Metaphors are important in healthcare because both the patient and the healthcare provider have information that it is crucial for the other to receive. However, this information isn’t necessarily packaged in a way that allows it to be communicated easily. A patient may have crucial information about their bodily experience necessary to tell the healthcare provider. Because they can’t make the healthcare provider experience what they feel, they need to put into words to help them understand. A healthcare provider may have complex scientific knowledge about a certain condition and need to explain how and why the issue is occurring, and what might be done about it. They then need to explain this to a patient who may not share this background knowledge in a way they can understand.

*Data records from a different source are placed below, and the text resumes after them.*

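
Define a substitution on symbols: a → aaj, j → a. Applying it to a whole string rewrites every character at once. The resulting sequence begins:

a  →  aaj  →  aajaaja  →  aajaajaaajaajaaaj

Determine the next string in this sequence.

aajaajaaajaajaaajaajaajaaajaajaaajaajaaja

φ(aajaajaaajaajaaaj) expands symbol-by-symbol to aaj aaj a aaj aaj a aaj aaj aaj a aaj aaj a aaj aaj aaj a; joining the 17 pieces gives the next term.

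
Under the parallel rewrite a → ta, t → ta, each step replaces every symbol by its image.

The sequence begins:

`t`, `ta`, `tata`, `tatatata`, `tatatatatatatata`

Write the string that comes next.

φ(tatatatatatatata) expands symbol-by-symbol to ta ta ta ta ta ta ta ta ta ta ta ta ta ta ta ta; joining the 16 pieces gives the next term.

tatatatatatatatatatatatatatatata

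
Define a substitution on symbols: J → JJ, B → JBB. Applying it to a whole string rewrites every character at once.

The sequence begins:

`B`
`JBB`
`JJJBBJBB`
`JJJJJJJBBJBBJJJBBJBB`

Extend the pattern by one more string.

Applying the rule to each of the 20 symbols of JJJJJJJBBJBBJJJBBJBB gives the pieces JJ JJ JJ JJ JJ JJ JJ JBB JBB JJ JBB JBB JJ JJ JJ JBB JBB JJ JBB JBB, which concatenate to the answer.

JJJJJJJJJJJJJJJBBJBBJJJBBJBBJJJJJJJBBJBBJJJBBJBB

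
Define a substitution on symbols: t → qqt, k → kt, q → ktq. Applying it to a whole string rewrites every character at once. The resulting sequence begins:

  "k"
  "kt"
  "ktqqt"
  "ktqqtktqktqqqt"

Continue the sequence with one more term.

Rewriting the 14 symbols of ktqqtktqktqqqt one by one yields kt qqt ktq ktq qqt kt qqt ktq kt qqt ktq ktq ktq qqt; concatenated:

ktqqtktqktqqqtktqqtktqktqqtktqktqktqqqt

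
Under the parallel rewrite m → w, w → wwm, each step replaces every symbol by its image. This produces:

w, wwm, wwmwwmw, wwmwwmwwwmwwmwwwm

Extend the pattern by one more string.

Rewriting the 17 symbols of wwmwwmwwwmwwmwwwm one by one yields wwm wwm w wwm wwm w wwm wwm wwm w wwm wwm w wwm wwm wwm w; concatenated:

wwmwwmwwwmwwmwwwmwwmwwmwwwmwwmwwwmwwmwwmw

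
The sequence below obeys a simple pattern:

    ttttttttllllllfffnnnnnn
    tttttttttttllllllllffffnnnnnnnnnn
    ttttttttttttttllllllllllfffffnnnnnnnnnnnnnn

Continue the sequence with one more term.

Term n consists of 3n+2 t's, followed by 2n+2 l's, followed by n+1 f's, followed by 4n-2 n's, where the shown terms are n = 2, 3, 4.
For the next term, n = 5, so the run lengths are 17, 12, 6, 18.

tttttttttttttttttllllllllllllffffffnnnnnnnnnnnnnnnnnn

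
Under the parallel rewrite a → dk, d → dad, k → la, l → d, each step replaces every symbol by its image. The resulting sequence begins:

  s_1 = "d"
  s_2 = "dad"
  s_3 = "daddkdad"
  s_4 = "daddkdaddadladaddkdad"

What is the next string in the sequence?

Rewriting the 21 symbols of daddkdaddadladaddkdad one by one yields dad dk dad dad la dad dk dad dad dk dad d dk dad dk dad dad la dad dk dad; concatenated:

daddkdaddadladaddkdaddaddkdadddkdaddkdaddadladaddkdad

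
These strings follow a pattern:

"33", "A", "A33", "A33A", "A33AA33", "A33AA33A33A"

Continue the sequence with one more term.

This is a Fibonacci-style word recurrence s(k) = s(k−1)·s(k−2): e.g. A·33 = A33.
Continuing: A33AA33A33A · A33AA33 gives term 7.

A33AA33A33AA33AA33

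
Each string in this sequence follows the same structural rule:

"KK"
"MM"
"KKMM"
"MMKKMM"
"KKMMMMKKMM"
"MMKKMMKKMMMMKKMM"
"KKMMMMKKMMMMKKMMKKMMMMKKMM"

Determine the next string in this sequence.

MMKKMMKKMMMMKKMMKKMMMMKKMMMMKKMMKKMMMMKKMM

Each term (from the third on) is the two preceding terms concatenated in order: term 3 = KK·MM = KKMM.
The next term joins MMKKMMKKMMMMKKMM and KKMMMMKKMMMMKKMMKKMMMMKKMM.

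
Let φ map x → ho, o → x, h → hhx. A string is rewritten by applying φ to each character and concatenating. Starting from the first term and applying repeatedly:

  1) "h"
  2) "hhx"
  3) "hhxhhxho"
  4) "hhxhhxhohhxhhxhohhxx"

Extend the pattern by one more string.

Rewriting the 20 symbols of hhxhhxhohhxhhxhohhxx one by one yields hhx hhx ho hhx hhx ho hhx x hhx hhx ho hhx hhx ho hhx x hhx hhx ho ho; concatenated:

hhxhhxhohhxhhxhohhxxhhxhhxhohhxhhxhohhxxhhxhhxhoho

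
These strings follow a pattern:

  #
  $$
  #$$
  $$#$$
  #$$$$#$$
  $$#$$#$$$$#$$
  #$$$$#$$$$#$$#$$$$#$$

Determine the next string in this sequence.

$$#$$#$$$$#$$#$$$$#$$$$#$$#$$$$#$$

This is a Fibonacci-style word recurrence s(k) = s(k−2)·s(k−1): e.g. #·$$ = #$$.
The next term joins $$#$$#$$$$#$$ and #$$$$#$$$$#$$#$$$$#$$.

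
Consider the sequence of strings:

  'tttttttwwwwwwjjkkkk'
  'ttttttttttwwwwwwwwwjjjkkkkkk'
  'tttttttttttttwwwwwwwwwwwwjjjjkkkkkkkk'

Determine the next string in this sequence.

The n-th term is 3n+1 t's then 3n w's then n j's then 2n k's, where the shown terms are n = 2, 3, 4.
Setting n = 5 gives 16, 15, 5, 10 characters in each block.

ttttttttttttttttwwwwwwwwwwwwwwwjjjjjkkkkkkkkkk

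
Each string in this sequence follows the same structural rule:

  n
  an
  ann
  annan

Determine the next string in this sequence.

annanann

This is a Fibonacci-style word recurrence s(k) = s(k−1)·s(k−2): e.g. an·n = ann.
Continuing: annan · ann gives term 5.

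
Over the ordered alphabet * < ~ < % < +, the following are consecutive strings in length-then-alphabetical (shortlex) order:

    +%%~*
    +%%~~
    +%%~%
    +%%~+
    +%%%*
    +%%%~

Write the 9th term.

Advancing 3 positions from +%%%~ through +%%%~ → +%%%% → +%%%+ reaches term 9.

+%%+*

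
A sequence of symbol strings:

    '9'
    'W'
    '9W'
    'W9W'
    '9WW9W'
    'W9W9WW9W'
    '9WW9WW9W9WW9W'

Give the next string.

Each term (from the third on) is the two preceding terms concatenated in order: term 3 = 9·W = 9W.
So term 8 is W9W9WW9W·9WW9WW9W9WW9W.

W9W9WW9W9WW9WW9W9WW9W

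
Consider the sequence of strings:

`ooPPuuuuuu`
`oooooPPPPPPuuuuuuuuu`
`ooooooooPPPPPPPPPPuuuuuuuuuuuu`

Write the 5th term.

ooooooooooooooPPPPPPPPPPPPPPPPPPuuuuuuuuuuuuuuuuuu

The n-th term is 3n-1 o's then 4n-2 P's then 3n+3 u's (n = 1, 2, …).
Setting n = 5 gives 14, 18, 18 characters in each block.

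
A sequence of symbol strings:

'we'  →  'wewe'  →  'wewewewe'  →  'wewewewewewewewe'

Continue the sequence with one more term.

Each string is two copies of the previous one concatenated.
Doubling wewewewewewewewe:

wewewewewewewewewewewewewewewewe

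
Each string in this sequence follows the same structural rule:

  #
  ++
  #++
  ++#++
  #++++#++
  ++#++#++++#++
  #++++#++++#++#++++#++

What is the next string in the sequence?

This is a Fibonacci-style word recurrence s(k) = s(k−2)·s(k−1): e.g. #·++ = #++.
The next term joins ++#++#++++#++ and #++++#++++#++#++++#++.

++#++#++++#++#++++#++++#++#++++#++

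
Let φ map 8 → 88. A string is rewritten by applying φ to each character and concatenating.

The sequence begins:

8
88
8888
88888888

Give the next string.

Expanding 88888888: 8→88, 8→88, 8→88, 8→88, 8→88, 8→88, 8→88, 8→88. Concatenated: 88 88 88 88 88 88 88 88.

8888888888888888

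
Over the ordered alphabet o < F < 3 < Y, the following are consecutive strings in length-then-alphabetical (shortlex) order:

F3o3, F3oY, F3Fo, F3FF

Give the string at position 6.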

Metaphors are important for patients communicating information to healthcare providers. One thing we as humans can’t do is know what another person is thinking or feeling. We can, however, use language, among other tools, to get close. This is particularly important in healthcare as information about how someone feels can be incredibly important in helping to address their issue. This is especially true for pain.
Let’s try an experiment. Imagine the pain of stubbing your toe, the pain of a sore throat, or the pain of pressing on a bruise. While all these may all result in pain, these are likely to be different kinds of pain. Now think of how you would explain each type of pain. Would you use words like burning, stabbing, sharp, shooting, throbbing, scratching, blinding? Each of these are metaphors that help to communicate what the experience of pain is like. If you say your throat is burning, I know it isn’t actually on fire. But my experience with fire gives me an idea of what you are experiencing, even if I can’t know what you are actually feeling.
Metaphors are important for healthcare providers when communicating information to patients. Describing the brain as a computer, the heart as a pump, or the kidneys as a filter helps to communicate important aspects of how these organs function. These metaphors are also nestled within an even bigger metaphor, one that conceptualizes the body as a machine. This metaphor can be important because it helps to communicate how each part functions in relation to the whole. This is a very common metaphor. So common in fact, that in Western medicine, it is often hard to think of the body without comparing it to a machine.
One way metaphors work is by relating something that is unfamiliar to something that is familiar. In doing so, it helps people make sense of something that is unfamiliar. Because in healthcare, both sides often have information that is unfamiliar to the other, metaphors can help to bridge this gap.